Thanks to our national policy of trying to reduce the importation of foreign sources of oil, movements to increase the use of renewable fuels, such as ethanol and biodiesel mixtures added to gasoline and diesel fuel, respectively, has taken place all across the country.
Biodiesel is most often made from soybean oil and/or rapeseed oil and mixed in with the refined diesel made from crude oil. It can be made from animal fat based oil (like used french fry oil) but that is very rarely sold commercially.
Biodiesel, when compared to straight diesel fuel can reduce energy efficiency from 5 to 7 percent, causing fuel mileage to drop and may cause a noticeable reduction in engine power. Plus it can attract moisture in greater volume, doing two things, contaminating the diesel fuel and creating a more favorable environment for the growth of bacteria (or more commonly called algae) in the fuel tank.
Serious fuel contamination can lead to plugged fuel filters causing engine power loss, or missing. It also can lead to damage to very (very) expensive fuel pumps and injectors. This kind of damage is often not warrantied by engine manufacturers or extended warranty policies.
I’ve noticed more and more diesel fuel pumps are now sporting stickers saying that the fuel contains biodiesel in percentages from 5 to 20 percent. You don’t know how much biodiesel is actually in the fuel you are putting in your tank.
Biodiesel, with its propensity to draw in water moisture can cause problems for motorhomes in storage, especially in warmer temperatures. That again can cause an environment for bacterial growth.
What can an owner of a diesel engined motorhome (or truck) do to mitigate the potential problems caused by biodiesel? Several steps can be taken.
First, consult your engine owners manual to see what percentage of biodiesel is acceptable. For my CAT C-7 diesel engine, I’m not to use biodiesel in amounts greater than 5 percent. I no longer will fill my tank at any pump that has that sticker on it saying “Contains Biodiesel in amounts between 5 and 20 percent”. I’ll move on to another fuel station.
I also try to fuel up when I’m at one half of a tank. That way if I’m caught in a situation where I’m forced to use diesel fuel with a higher percentage of biodiesel, it will be diluted by the fuel already in the tank.

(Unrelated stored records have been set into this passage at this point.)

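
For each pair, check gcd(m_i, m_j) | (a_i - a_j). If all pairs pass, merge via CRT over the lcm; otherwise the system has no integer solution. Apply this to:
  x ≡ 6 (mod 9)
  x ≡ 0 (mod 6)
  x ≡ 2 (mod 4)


Moduli 9, 6, 4 are not pairwise coprime, so CRT works modulo lcm(m_i) when all pairwise compatibility conditions hold.
Pairwise compatibility: gcd(m_i, m_j) must divide a_i - a_j for every pair.
Merge one congruence at a time:
  Start: x ≡ 6 (mod 9).
  Combine with x ≡ 0 (mod 6): gcd(9, 6) = 3; 0 - 6 = -6, which IS divisible by 3, so compatible.
    Write x = 6 + 9·t and substitute into x ≡ 0 (mod 6): 9·t ≡ 0 − 6 = -6 (mod 6).
    Divide the congruence (and modulus) by g = 3: 3·t ≡ -2 (mod 2).
    Reduce coefficients mod 2: 1·t ≡ 0 (mod 2).
    So t ≡ 0 (mod 2).
    Then x = 6 + 9·0 = 6, valid modulo lcm(9, 6) = 18: x ≡ 6 (mod 18).
  Combine with x ≡ 2 (mod 4): gcd(18, 4) = 2; 2 - 6 = -4, which IS divisible by 2, so compatible.
    Write x = 6 + 18·t and substitute into x ≡ 2 (mod 4): 18·t ≡ 2 − 6 = -4 (mod 4).
    Divide the congruence (and modulus) by g = 2: 9·t ≡ -2 (mod 2).
    Reduce coefficients mod 2: 1·t ≡ 0 (mod 2).
    So t ≡ 0 (mod 2).
    Then x = 6 + 18·0 = 6, valid modulo lcm(18, 4) = 36: x ≡ 6 (mod 36).
Verify: 6 mod 9 = 6, 6 mod 6 = 0, 6 mod 4 = 2.

x ≡ 6 (mod 36).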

I recommend the use of a diesel fuel additive (there are many out there for you to choose from) to offset the biodiesel. The additives can help to emulsify the biodiesel so it is spread more evenly into the diesel fuel. In some cases, the biodiesel does not mix evenly in the diesel fuel and can “clump” together. The additives can also keep the fuel pump and injectors clean as well as inhibit bacterial growth.

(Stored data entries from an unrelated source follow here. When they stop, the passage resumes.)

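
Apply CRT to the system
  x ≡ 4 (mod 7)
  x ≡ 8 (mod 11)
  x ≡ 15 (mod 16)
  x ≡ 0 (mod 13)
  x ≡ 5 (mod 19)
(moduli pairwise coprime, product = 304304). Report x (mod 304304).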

Keep an eye on your fuel filter/water separator and drain off any water that may be found in the drain bowl.
I recommend if you need to store your motorhome for an extended period of time, fill the tank as full as you can get it and add a fuel additive. Marine stores usually have a good selection of additives because boats often spend a lot of time in storage.

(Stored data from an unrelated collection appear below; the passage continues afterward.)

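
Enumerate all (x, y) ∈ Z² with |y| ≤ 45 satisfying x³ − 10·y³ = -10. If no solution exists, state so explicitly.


The equation is x³ - 10y³ = -10. For fixed y, x³ = 10·y³ − 10, so a solution requires the RHS to be a perfect cube.
Strategy: iterate y from -45 to 45, compute RHS = 10·y³ − 10, and check whether it is a (positive or negative) perfect cube.
Check small values of y:
  y = 0: RHS = -10 is not a perfect cube.
  y = 1: RHS = 0 = (0)³ ⇒ x = 0 works.
  y = -1: RHS = -20 is not a perfect cube.
  y = 2: RHS = 70 is not a perfect cube.
  y = -2: RHS = -90 is not a perfect cube.
  y = 3: RHS = 260 is not a perfect cube.
  y = -3: RHS = -280 is not a perfect cube.
Continuing the search up to |y| = 45 finds no further solutions beyond those listed.
Collected solutions: (0, 1).

Solutions (with |y| ≤ 45): (0, 1).


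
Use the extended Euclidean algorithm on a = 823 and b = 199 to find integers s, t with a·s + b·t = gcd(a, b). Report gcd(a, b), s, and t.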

Lastly, carry at least one set of fuel filters (I carry two). That way, if your filters get plugged, you can change them (or have them changed) and be on your way. Make sure to have your fuel filter(s) changed according to the manufacture’s recommended intervals.
Biodiesel (and ethanol) is here to stay, we have no choice and will have to learn to live with it. These few simple steps hopefully will keep you rolling down the road and continue to enjoy your travels.